A statement from police in the Netherlands that was released on Tuesday confirmed that they had managed to decrypt over a quarter of a million messages believed to have been sent by criminals using the encrypted messenger IronChat.
IronChat is an encrypted messenger unlike similar apps, such as Signal and WhatsApp.
Though the app uses end-to-end encryption technology, it can only be used on specific encrypted messaging devices that cost thousands of dollars a piece.
Naturally, IronChat's purportedly strong encryption protocols attracted criminal actors who relied on it to communicate safely away from the eyes of the law.
Dutch police became involved during the course of an investigation into a suspected money laundering ring.
In an official statement, the law enforcers said that they managed to intercept and decrypt the encrypted communications of over 100 criminals, gaining access to an estimated 258,000 messages sent using the encrypted messenger.
A quote on the site that has been distributing both IronChat Messenger and the IronPhone devices, blackbox-security.com, placed National Security Agency whistleblower Edward Snowden as an endorser of the failed encrypted app, but following these latest developments, Snowden's representative from the American Civil Liberties Union denied that he had any affiliations with it.
Ben Wizner, director of ACLU's Speech, Privacy and Technology Project, sent out a media statement relaying that Snowden had never even heard of the app before, let alone promote it.
Intercepted and Decrypted
A tip about a man selling crypto phones to criminals in the eastern Netherlands municipality of Lingewaard ignited the operation that has since granted the Dutch police access to 258,000 messages sent between alleged criminals.
So far, the information within these texts have enabled the police to bust a 52-year-old man and his 46-year-old partner on charges of money laundering and participating in organized crime.
A number of the arrests have already been made in relation to the decrypted messages, one of them involving a drug lab in Enschede where large caches of MDMA, cocaine and automatic weapons, as well as a cash sum of 90,000 euros, were confiscated
This is not the first time the Dutch police have compromised an encrypted network used by criminals. In 2016, Canadian and Dutch law enforcers arrested a man selling PGP smartphones and seized the entire network, which they believe was being used extensively by criminals.

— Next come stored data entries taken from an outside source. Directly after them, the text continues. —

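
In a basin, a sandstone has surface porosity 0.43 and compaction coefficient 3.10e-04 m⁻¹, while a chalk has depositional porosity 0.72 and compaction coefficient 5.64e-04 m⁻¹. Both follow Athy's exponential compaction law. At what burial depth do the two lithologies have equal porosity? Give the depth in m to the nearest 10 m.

Working in km (1 km = 1000 m; β in km⁻¹ = β in m⁻¹ × 1000):
Set phi₀ₐ e^(−βₐd) = phi₀ᵦ e^(−βᵦd) ⇒ ln(phi₀ₐ/phi₀ᵦ) = (βₐ − βᵦ)·d
d = ln(0.43/0.72) / (0.31 − 0.564) = -0.5155 / -0.254 = 2.029 km

2030 m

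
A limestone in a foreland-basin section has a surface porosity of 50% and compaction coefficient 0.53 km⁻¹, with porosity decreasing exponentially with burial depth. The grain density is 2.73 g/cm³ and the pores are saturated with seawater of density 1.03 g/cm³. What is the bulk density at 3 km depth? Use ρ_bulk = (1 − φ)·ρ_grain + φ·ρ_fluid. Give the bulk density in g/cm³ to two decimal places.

Porosity at depth: n = 0.5·exp(−0.53×3) = 0.5×0.2039 = 0.1020
Bulk density: ρ_b = (1−n)ρ_g + n·ρ_f = 0.8980×2.73 + 0.1020×1.03
       = 2.452 + 0.105 = 2.557 g/cm³

2.56 g/cm³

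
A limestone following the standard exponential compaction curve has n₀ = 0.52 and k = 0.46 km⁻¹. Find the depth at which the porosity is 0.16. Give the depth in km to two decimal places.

Invert Athy's law: z = ln(n₀/n) / k
z = ln(0.52/0.16) / 0.46 = ln(3.25) / 0.46 = 1.1787 / 0.46 = 2.562 km

2.56 km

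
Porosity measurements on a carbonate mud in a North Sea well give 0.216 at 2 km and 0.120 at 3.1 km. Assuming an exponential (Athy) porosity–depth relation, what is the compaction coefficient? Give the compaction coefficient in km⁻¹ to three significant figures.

Athy: φ(z) = φ₀ e^(−kz) ⇒ φ₁/φ₂ = e^{k(z₂−z₁)} ⇒ k = ln(φ₁/φ₂)/(z₂−z₁)
k = ln(0.216/0.12) / (3.1 − 2) = ln(1.8) / 1.1 = 0.5878 / 1.1 = 0.5344 km⁻¹

0.534 km⁻¹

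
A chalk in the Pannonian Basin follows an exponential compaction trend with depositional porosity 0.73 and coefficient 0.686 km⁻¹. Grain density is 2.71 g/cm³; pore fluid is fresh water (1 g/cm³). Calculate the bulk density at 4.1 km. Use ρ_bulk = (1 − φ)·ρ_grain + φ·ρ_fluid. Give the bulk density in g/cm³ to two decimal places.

2.64 g/cm³

Porosity at depth: phi = 0.73·exp(−0.686×4.1) = 0.73×0.0600 = 0.0438
Bulk density: ρ_b = (1−phi)ρ_g + phi·ρ_f = 0.9562×2.71 + 0.0438×1
       = 2.591 + 0.044 = 2.635 g/cm³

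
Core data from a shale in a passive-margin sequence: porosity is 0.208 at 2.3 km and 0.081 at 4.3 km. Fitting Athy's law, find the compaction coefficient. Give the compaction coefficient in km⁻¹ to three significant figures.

0.472 km⁻¹

Athy: n(Z) = n₀ e^(−cZ) ⇒ n₁/n₂ = e^{c(Z₂−Z₁)} ⇒ c = ln(n₁/n₂)/(Z₂−Z₁)
c = ln(0.208/0.081) / (4.3 − 2.3) = ln(2.568) / 2 = 0.9431 / 2 = 0.4715 km⁻¹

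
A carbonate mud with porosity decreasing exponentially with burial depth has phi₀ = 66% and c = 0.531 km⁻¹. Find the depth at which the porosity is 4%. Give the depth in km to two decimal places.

Invert Athy's law: z = ln(phi₀/phi) / c
z = ln(0.66/0.04) / 0.531 = ln(16.5) / 0.531 = 2.8034 / 0.531 = 5.279 km

5.28 km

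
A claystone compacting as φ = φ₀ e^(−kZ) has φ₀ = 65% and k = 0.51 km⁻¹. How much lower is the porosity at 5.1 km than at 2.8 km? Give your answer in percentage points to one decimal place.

10.8 percentage points

φ(2.8) = 0.65·e^(−0.51×2.8) = 0.1559
φ(5.1) = 0.65·e^(−0.51×5.1) = 0.0482
Δφ = 0.1559 − 0.0482 = 0.1076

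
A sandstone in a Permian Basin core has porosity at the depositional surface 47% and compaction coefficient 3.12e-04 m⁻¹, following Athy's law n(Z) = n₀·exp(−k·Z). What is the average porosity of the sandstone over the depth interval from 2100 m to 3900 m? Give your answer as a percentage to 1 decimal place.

18.7%

Working in km (1 km = 1000 m; k in km⁻¹ = k in m⁻¹ × 1000):
⟨n⟩ = (1/(Z₂−Z₁)) ∫ n₀ e^(−kZ) dZ = n₀·(e^(−k·Z₁) − e^(−k·Z₂)) / (k·(Z₂−Z₁))
e^(−0.312×2.1) = 0.5193; e^(−0.312×3.9) = 0.2962
⟨n⟩ = 0.47 × (0.5193 − 0.2962) / (0.312 × 1.8) = 0.47 × 0.3974 = 0.1868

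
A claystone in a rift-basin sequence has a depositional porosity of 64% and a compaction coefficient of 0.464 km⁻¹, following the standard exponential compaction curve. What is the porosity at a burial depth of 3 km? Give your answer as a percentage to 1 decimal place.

n = n₀·exp(−c·Z) = 0.64 × exp(−0.464 × 3) = 0.64 × exp(−1.392)
  = 0.64 × 0.2486 = 0.1591

15.9%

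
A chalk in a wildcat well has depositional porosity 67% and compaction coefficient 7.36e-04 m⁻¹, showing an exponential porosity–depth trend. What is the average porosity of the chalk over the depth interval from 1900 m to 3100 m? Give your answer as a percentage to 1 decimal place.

11.0%

Working in km (1 km = 1000 m; c in km⁻¹ = c in m⁻¹ × 1000):
⟨φ⟩ = (1/(d₂−d₁)) ∫ φ₀ e^(−cd) dd = φ₀·(e^(−c·d₁) − e^(−c·d₂)) / (c·(d₂−d₁))
e^(−0.736×1.9) = 0.2470; e^(−0.736×3.1) = 0.1021
⟨φ⟩ = 0.67 × (0.2470 − 0.1021) / (0.736 × 1.2) = 0.67 × 0.1640 = 0.1099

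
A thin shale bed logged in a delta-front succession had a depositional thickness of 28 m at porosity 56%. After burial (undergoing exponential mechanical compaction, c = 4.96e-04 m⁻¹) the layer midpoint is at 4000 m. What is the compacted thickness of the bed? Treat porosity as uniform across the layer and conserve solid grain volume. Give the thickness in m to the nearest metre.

Working in km (1 km = 1000 m; c in km⁻¹ = c in m⁻¹ × 1000):
Porosity at 4 km: n = 0.56·exp(−0.496×4) = 0.0770
Solid-volume conservation: h(1−n) = h₀(1−n₀) ⇒ h = h₀·(1−n₀)/(1−n)
h = 0.028 × (1 − 0.56)/(1 − 0.0770) = 0.028 × 0.4767 = 0.0133 km

13 m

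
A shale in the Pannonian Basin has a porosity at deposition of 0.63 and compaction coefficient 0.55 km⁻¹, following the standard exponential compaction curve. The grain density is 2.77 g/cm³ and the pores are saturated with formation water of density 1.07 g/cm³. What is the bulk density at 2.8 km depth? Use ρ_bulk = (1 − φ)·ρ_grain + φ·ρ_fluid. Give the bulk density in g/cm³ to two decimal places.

Porosity at depth: phi = 0.63·exp(−0.55×2.8) = 0.63×0.2144 = 0.1351
Bulk density: ρ_b = (1−phi)ρ_g + phi·ρ_f = 0.8649×2.77 + 0.1351×1.07
       = 2.396 + 0.145 = 2.540 g/cm³

2.54 g/cm³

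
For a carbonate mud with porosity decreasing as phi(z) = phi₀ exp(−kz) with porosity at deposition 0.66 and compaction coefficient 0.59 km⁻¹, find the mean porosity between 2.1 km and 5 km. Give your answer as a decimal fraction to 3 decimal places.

0.092

⟨phi⟩ = (1/(z₂−z₁)) ∫ phi₀ e^(−kz) dz = phi₀·(e^(−k·z₁) − e^(−k·z₂)) / (k·(z₂−z₁))
e^(−0.59×2.1) = 0.2897; e^(−0.59×5) = 0.0523
⟨phi⟩ = 0.66 × (0.2897 − 0.0523) / (0.59 × 2.9) = 0.66 × 0.1387 = 0.0915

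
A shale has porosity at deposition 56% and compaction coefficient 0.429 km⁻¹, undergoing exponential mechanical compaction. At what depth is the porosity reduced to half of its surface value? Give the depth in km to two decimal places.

φ/φ₀ = 1/2 ⇒ exp(−c·d) = 1/2 ⇒ d = ln(2) / c
d = 0.6931 / 0.429 = 1.616 km

1.62 km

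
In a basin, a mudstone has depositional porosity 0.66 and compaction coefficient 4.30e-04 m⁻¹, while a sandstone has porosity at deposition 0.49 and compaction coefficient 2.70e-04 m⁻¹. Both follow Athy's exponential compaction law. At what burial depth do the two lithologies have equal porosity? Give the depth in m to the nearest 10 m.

1860 m

Working in km (1 km = 1000 m; β in km⁻¹ = β in m⁻¹ × 1000):
Set phi₀ₐ e^(−βₐd) = phi₀ᵦ e^(−βᵦd) ⇒ ln(phi₀ₐ/phi₀ᵦ) = (βₐ − βᵦ)·d
d = ln(0.66/0.49) / (0.43 − 0.27) = 0.2978 / 0.16 = 1.861 km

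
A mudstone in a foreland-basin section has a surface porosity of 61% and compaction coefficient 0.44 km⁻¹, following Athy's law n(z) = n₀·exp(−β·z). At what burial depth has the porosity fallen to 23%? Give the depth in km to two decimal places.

Invert Athy's law: z = ln(n₀/n) / β
z = ln(0.61/0.23) / 0.44 = ln(2.652) / 0.44 = 0.9754 / 0.44 = 2.217 km

2.22 km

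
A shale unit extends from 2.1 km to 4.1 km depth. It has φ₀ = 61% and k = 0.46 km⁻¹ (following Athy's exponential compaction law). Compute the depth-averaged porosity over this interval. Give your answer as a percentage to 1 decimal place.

⟨φ⟩ = (1/(z₂−z₁)) ∫ φ₀ e^(−kz) dz = φ₀·(e^(−k·z₁) − e^(−k·z₂)) / (k·(z₂−z₁))
e^(−0.46×2.1) = 0.3806; e^(−0.46×4.1) = 0.1517
⟨φ⟩ = 0.61 × (0.3806 − 0.1517) / (0.46 × 2) = 0.61 × 0.2488 = 0.1518

15.2%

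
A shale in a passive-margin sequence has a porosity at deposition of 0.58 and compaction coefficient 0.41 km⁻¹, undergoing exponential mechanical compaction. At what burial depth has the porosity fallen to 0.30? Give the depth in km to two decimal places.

1.61 km

Invert Athy's law: Z = ln(φ₀/φ) / β
Z = ln(0.58/0.3) / 0.41 = ln(1.933) / 0.41 = 0.6592 / 0.41 = 1.608 km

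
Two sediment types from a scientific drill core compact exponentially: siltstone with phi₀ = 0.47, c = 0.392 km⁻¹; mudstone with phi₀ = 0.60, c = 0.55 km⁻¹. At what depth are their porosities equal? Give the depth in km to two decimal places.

1.55 km

Set phi₀ₐ e^(−cₐd) = phi₀ᵦ e^(−cᵦd) ⇒ ln(phi₀ₐ/phi₀ᵦ) = (cₐ − cᵦ)·d
d = ln(0.47/0.6) / (0.392 − 0.55) = -0.2442 / -0.158 = 1.546 km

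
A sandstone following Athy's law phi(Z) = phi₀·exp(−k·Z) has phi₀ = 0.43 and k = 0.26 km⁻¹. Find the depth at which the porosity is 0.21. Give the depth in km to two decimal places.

2.76 km

Invert Athy's law: Z = ln(phi₀/phi) / k
Z = ln(0.43/0.21) / 0.26 = ln(2.048) / 0.26 = 0.7167 / 0.26 = 2.756 km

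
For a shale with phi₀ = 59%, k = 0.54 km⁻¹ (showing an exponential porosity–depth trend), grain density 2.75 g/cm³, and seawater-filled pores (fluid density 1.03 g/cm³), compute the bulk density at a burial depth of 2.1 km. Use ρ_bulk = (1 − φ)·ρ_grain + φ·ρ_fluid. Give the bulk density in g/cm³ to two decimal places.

2.42 g/cm³

Porosity at depth: phi = 0.59·exp(−0.54×2.1) = 0.59×0.3217 = 0.1898
Bulk density: ρ_b = (1−phi)ρ_g + phi·ρ_f = 0.8102×2.75 + 0.1898×1.03
       = 2.228 + 0.196 = 2.423 g/cm³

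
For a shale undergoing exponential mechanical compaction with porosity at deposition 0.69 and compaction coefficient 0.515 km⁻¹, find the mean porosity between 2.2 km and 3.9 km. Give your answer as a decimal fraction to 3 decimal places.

⟨phi⟩ = (1/(d₂−d₁)) ∫ phi₀ e^(−cd) dd = phi₀·(e^(−c·d₁) − e^(−c·d₂)) / (c·(d₂−d₁))
e^(−0.515×2.2) = 0.3221; e^(−0.515×3.9) = 0.1342
⟨phi⟩ = 0.69 × (0.3221 − 0.1342) / (0.515 × 1.7) = 0.69 × 0.2146 = 0.1481

0.148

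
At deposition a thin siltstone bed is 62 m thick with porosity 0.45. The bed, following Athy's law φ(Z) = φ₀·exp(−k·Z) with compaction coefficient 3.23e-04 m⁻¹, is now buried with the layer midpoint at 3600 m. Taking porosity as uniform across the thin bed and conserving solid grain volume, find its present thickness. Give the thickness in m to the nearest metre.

Working in km (1 km = 1000 m; k in km⁻¹ = k in m⁻¹ × 1000):
Porosity at 3.6 km: φ = 0.45·exp(−0.323×3.6) = 0.1407
Solid-volume conservation: h(1−φ) = h₀(1−φ₀) ⇒ h = h₀·(1−φ₀)/(1−φ)
h = 0.062 × (1 − 0.45)/(1 − 0.1407) = 0.062 × 0.6400 = 0.0397 km

40 m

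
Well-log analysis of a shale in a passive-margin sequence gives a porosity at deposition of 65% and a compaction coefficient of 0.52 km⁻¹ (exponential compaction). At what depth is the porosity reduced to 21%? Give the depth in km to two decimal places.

Invert Athy's law: d = ln(n₀/n) / c
d = ln(0.65/0.21) / 0.52 = ln(3.095) / 0.52 = 1.1299 / 0.52 = 2.173 km

2.17 km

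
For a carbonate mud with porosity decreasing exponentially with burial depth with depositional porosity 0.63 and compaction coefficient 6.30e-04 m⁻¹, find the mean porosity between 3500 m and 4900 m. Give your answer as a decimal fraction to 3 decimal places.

Working in km (1 km = 1000 m; k in km⁻¹ = k in m⁻¹ × 1000):
⟨phi⟩ = (1/(z₂−z₁)) ∫ phi₀ e^(−kz) dz = phi₀·(e^(−k·z₁) − e^(−k·z₂)) / (k·(z₂−z₁))
e^(−0.63×3.5) = 0.1103; e^(−0.63×4.9) = 0.0456
⟨phi⟩ = 0.63 × (0.1103 − 0.0456) / (0.63 × 1.4) = 0.63 × 0.0733 = 0.0462

0.046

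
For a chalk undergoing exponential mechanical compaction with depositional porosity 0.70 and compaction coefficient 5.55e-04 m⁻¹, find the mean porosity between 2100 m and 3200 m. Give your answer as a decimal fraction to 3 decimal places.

Working in km (1 km = 1000 m; c in km⁻¹ = c in m⁻¹ × 1000):
⟨phi⟩ = (1/(Z₂−Z₁)) ∫ phi₀ e^(−cZ) dZ = phi₀·(e^(−c·Z₁) − e^(−c·Z₂)) / (c·(Z₂−Z₁))
e^(−0.555×2.1) = 0.3118; e^(−0.555×3.2) = 0.1693
⟨phi⟩ = 0.7 × (0.3118 − 0.1693) / (0.555 × 1.1) = 0.7 × 0.2333 = 0.1633

0.163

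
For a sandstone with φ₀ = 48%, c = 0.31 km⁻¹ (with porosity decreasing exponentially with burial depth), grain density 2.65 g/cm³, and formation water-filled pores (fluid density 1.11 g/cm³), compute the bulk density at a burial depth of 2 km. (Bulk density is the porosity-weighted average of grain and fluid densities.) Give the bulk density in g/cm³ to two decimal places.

2.25 g/cm³

Porosity at depth: φ = 0.48·exp(−0.31×2) = 0.48×0.5379 = 0.2582
Bulk density: ρ_b = (1−φ)ρ_g + φ·ρ_f = 0.7418×2.65 + 0.2582×1.11
       = 1.966 + 0.287 = 2.252 g/cm³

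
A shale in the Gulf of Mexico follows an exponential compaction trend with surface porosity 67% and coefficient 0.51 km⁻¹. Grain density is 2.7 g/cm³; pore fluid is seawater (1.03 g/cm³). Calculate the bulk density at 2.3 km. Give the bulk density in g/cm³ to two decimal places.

Porosity at depth: φ = 0.67·exp(−0.51×2.3) = 0.67×0.3094 = 0.2073
Bulk density: ρ_b = (1−φ)ρ_g + φ·ρ_f = 0.7927×2.7 + 0.2073×1.03
       = 2.140 + 0.214 = 2.354 g/cm³

2.35 g/cm³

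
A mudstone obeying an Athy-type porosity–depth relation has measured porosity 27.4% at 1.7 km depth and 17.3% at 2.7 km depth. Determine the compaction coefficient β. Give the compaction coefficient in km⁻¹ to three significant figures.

Athy: φ(z) = φ₀ e^(−βz) ⇒ φ₁/φ₂ = e^{β(z₂−z₁)} ⇒ β = ln(φ₁/φ₂)/(z₂−z₁)
β = ln(0.274/0.173) / (2.7 − 1.7) = ln(1.584) / 1 = 0.4598 / 1 = 0.4598 km⁻¹

0.460 km⁻¹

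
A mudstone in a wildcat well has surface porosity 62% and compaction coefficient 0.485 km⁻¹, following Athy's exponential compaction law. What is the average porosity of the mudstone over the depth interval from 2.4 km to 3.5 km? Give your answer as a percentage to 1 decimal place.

⟨φ⟩ = (1/(d₂−d₁)) ∫ φ₀ e^(−βd) dd = φ₀·(e^(−β·d₁) − e^(−β·d₂)) / (β·(d₂−d₁))
e^(−0.485×2.4) = 0.3122; e^(−0.485×3.5) = 0.1831
⟨φ⟩ = 0.62 × (0.3122 − 0.1831) / (0.485 × 1.1) = 0.62 × 0.2420 = 0.1500

15.0%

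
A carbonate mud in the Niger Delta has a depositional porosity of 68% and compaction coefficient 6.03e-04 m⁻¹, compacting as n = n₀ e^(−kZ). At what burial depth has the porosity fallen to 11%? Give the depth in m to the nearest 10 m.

3020 m

Working in km (1 km = 1000 m; k in km⁻¹ = k in m⁻¹ × 1000):
Invert Athy's law: Z = ln(n₀/n) / k
Z = ln(0.68/0.11) / 0.603 = ln(6.182) / 0.603 = 1.8216 / 0.603 = 3.021 km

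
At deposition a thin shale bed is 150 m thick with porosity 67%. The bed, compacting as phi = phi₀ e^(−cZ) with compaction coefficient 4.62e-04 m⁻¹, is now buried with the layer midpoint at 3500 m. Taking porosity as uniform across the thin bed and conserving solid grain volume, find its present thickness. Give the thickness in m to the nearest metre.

57 m

Working in km (1 km = 1000 m; c in km⁻¹ = c in m⁻¹ × 1000):
Porosity at 3.5 km: phi = 0.67·exp(−0.462×3.5) = 0.1330
Solid-volume conservation: h(1−phi) = h₀(1−phi₀) ⇒ h = h₀·(1−phi₀)/(1−phi)
h = 0.15 × (1 − 0.67)/(1 − 0.1330) = 0.15 × 0.3806 = 0.0571 km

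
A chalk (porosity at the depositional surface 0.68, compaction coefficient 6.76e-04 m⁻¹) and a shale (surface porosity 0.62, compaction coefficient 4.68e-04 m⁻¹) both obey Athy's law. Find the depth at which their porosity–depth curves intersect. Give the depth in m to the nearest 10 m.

440 m

Working in km (1 km = 1000 m; β in km⁻¹ = β in m⁻¹ × 1000):
Set phi₀ₐ e^(−βₐz) = phi₀ᵦ e^(−βᵦz) ⇒ ln(phi₀ₐ/phi₀ᵦ) = (βₐ − βᵦ)·z
z = ln(0.68/0.62) / (0.676 − 0.468) = 0.0924 / 0.208 = 0.444 km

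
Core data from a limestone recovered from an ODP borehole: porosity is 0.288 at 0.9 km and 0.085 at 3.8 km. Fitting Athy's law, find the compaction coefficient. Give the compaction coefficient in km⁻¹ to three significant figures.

Athy: phi(Z) = phi₀ e^(−kZ) ⇒ phi₁/phi₂ = e^{k(Z₂−Z₁)} ⇒ k = ln(phi₁/phi₂)/(Z₂−Z₁)
k = ln(0.288/0.085) / (3.8 − 0.9) = ln(3.388) / 2.9 = 1.2203 / 2.9 = 0.4208 km⁻¹

0.421 km⁻¹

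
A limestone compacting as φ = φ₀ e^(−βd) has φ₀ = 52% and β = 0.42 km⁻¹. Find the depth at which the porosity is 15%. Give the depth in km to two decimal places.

Invert Athy's law: d = ln(φ₀/φ) / β
d = ln(0.52/0.15) / 0.42 = ln(3.467) / 0.42 = 1.2432 / 0.42 = 2.960 km

2.96 km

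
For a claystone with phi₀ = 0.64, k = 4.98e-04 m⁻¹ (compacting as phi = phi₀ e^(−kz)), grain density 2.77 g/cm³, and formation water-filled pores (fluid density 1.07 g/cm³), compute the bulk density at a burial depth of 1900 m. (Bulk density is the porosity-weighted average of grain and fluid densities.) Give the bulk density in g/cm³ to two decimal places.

2.35 g/cm³

Working in km (1 km = 1000 m; k in km⁻¹ = k in m⁻¹ × 1000):
Porosity at depth: phi = 0.64·exp(−0.498×1.9) = 0.64×0.3882 = 0.2485
Bulk density: ρ_b = (1−phi)ρ_g + phi·ρ_f = 0.7515×2.77 + 0.2485×1.07
       = 2.082 + 0.266 = 2.348 g/cm³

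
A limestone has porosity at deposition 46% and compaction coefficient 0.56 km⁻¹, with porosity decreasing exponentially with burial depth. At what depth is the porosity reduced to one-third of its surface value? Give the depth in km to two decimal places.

1.96 km

φ/φ₀ = 1/3 ⇒ exp(−k·z) = 1/3 ⇒ z = ln(3) / k
z = 1.0986 / 0.56 = 1.962 km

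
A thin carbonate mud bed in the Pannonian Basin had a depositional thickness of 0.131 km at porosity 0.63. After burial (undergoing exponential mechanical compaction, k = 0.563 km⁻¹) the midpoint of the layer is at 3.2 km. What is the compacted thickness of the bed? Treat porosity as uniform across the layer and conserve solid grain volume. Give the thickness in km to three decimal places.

Porosity at 3.2 km: n = 0.63·exp(−0.563×3.2) = 0.1040
Solid-volume conservation: h(1−n) = h₀(1−n₀) ⇒ h = h₀·(1−n₀)/(1−n)
h = 0.131 × (1 − 0.63)/(1 − 0.1040) = 0.131 × 0.4129 = 0.0541 km

0.054 km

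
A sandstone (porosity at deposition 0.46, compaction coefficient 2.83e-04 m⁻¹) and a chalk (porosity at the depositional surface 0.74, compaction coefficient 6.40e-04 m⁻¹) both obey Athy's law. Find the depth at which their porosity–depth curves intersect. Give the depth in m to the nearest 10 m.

1330 m

Working in km (1 km = 1000 m; β in km⁻¹ = β in m⁻¹ × 1000):
Set φ₀ₐ e^(−βₐZ) = φ₀ᵦ e^(−βᵦZ) ⇒ ln(φ₀ₐ/φ₀ᵦ) = (βₐ − βᵦ)·Z
Z = ln(0.46/0.74) / (0.283 − 0.64) = -0.4754 / -0.357 = 1.332 km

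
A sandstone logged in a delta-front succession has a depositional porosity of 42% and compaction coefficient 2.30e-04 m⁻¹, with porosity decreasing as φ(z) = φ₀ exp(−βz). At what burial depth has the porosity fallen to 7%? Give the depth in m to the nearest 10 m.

Working in km (1 km = 1000 m; β in km⁻¹ = β in m⁻¹ × 1000):
Invert Athy's law: z = ln(φ₀/φ) / β
z = ln(0.42/0.07) / 0.23 = ln(6) / 0.23 = 1.7918 / 0.23 = 7.790 km

7790 m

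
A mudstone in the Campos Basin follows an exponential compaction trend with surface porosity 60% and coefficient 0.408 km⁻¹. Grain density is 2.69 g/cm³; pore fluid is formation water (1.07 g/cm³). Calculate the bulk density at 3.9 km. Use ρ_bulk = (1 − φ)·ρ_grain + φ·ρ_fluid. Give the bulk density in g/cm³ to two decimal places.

2.49 g/cm³

Porosity at depth: n = 0.6·exp(−0.408×3.9) = 0.6×0.2037 = 0.1222
Bulk density: ρ_b = (1−n)ρ_g + n·ρ_f = 0.8778×2.69 + 0.1222×1.07
       = 2.361 + 0.131 = 2.492 g/cm³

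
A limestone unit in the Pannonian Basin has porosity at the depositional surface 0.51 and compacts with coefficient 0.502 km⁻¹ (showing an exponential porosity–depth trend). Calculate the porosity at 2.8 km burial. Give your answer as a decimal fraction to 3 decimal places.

0.125

φ = φ₀·exp(−k·d) = 0.51 × exp(−0.502 × 2.8) = 0.51 × exp(−1.406)
  = 0.51 × 0.2452 = 0.1251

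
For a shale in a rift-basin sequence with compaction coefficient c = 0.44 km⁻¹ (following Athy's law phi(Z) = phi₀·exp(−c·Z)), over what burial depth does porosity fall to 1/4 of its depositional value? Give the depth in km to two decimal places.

3.15 km

phi/phi₀ = 1/4 ⇒ exp(−c·Z) = 1/4 ⇒ Z = ln(4) / c
Z = 1.3863 / 0.44 = 3.151 km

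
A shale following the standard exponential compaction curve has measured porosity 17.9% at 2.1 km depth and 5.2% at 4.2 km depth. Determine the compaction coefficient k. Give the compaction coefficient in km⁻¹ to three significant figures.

Athy: phi(z) = phi₀ e^(−kz) ⇒ phi₁/phi₂ = e^{k(z₂−z₁)} ⇒ k = ln(phi₁/phi₂)/(z₂−z₁)
k = ln(0.179/0.052) / (4.2 − 2.1) = ln(3.442) / 2.1 = 1.2361 / 2.1 = 0.5886 km⁻¹

0.589 km⁻¹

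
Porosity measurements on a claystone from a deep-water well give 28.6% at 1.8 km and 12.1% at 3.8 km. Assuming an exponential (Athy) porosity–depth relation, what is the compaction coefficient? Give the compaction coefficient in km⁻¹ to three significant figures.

0.430 km⁻¹

Athy: n(d) = n₀ e^(−kd) ⇒ n₁/n₂ = e^{k(d₂−d₁)} ⇒ k = ln(n₁/n₂)/(d₂−d₁)
k = ln(0.286/0.121) / (3.8 − 1.8) = ln(2.364) / 2 = 0.8602 / 2 = 0.4301 km⁻¹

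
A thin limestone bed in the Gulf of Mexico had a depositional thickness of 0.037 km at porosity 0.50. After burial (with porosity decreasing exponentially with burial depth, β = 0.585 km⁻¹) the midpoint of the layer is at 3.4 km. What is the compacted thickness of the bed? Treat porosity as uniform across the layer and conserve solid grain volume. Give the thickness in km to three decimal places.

Porosity at 3.4 km: φ = 0.5·exp(−0.585×3.4) = 0.0684
Solid-volume conservation: h(1−φ) = h₀(1−φ₀) ⇒ h = h₀·(1−φ₀)/(1−φ)
h = 0.037 × (1 − 0.5)/(1 − 0.0684) = 0.037 × 0.5367 = 0.0199 km

0.020 km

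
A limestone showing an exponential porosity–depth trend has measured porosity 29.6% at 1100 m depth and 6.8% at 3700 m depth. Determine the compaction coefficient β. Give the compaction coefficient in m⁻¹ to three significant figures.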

Notably, the police did not mention how their investigators managed to decrypt the end-to-end-encrypted messages intercepted from IronChat.
Even though they managed to seize the encrypted message server and take it offline, this should not have given them the ability to read messages that had been encrypted using end-to-end encryption.
Truly end-to-end encryption utilizes public and private keys. In the Signal app, for example, encrypted messages can only be decrypted using the recipient's private key, which is only stored in their devices.
Even if law enforcement seized Signal's servers, there would be no way they could access the contents of the messages without the appropriate decryption keys.
The only viable workaround to a robust end-to-end encryption protocol would require a massive update of the encrypted messenger and the cooperation of all the users of the platform as they would be required to download it first for law enforcement to gain access to message content.
Even then, law enforcement would only be able to read messages sent and received after the installation of the tweaked update.
Errors in IronChat's Encryption
Frank Groenewegen, a researcher at Dutch security firm Fox-IT, speculates that an error in the encryption system of the IronChat messenger could have been the weak link that was exploited by the Dutch police.
His sentiments were reiterated by Dutch public broadcaster NOS, which published an article that revealed a series of critical weaknesses in the IronChat app.
A previous update had changed warning messages about changed encryption keys into small, easy to overlook messages that probably went ignored by the app's users. Crypto keys can change because of various reasons.
Usually, a change in the contact's phone number spurs a change in the encryption key, but so does the introduction of a third party who is trying to intercept messages sent between the first and second party.
NOS reporter Joost Schellevis revealed that the police said the IronChat message exchange server had been hacked-an act that would have been detected by an app with a stronger security framework.
In addition, not even the "delete all messages" button was useful in this odd scenario, according to a tweet by privacy researcher Floor Terra.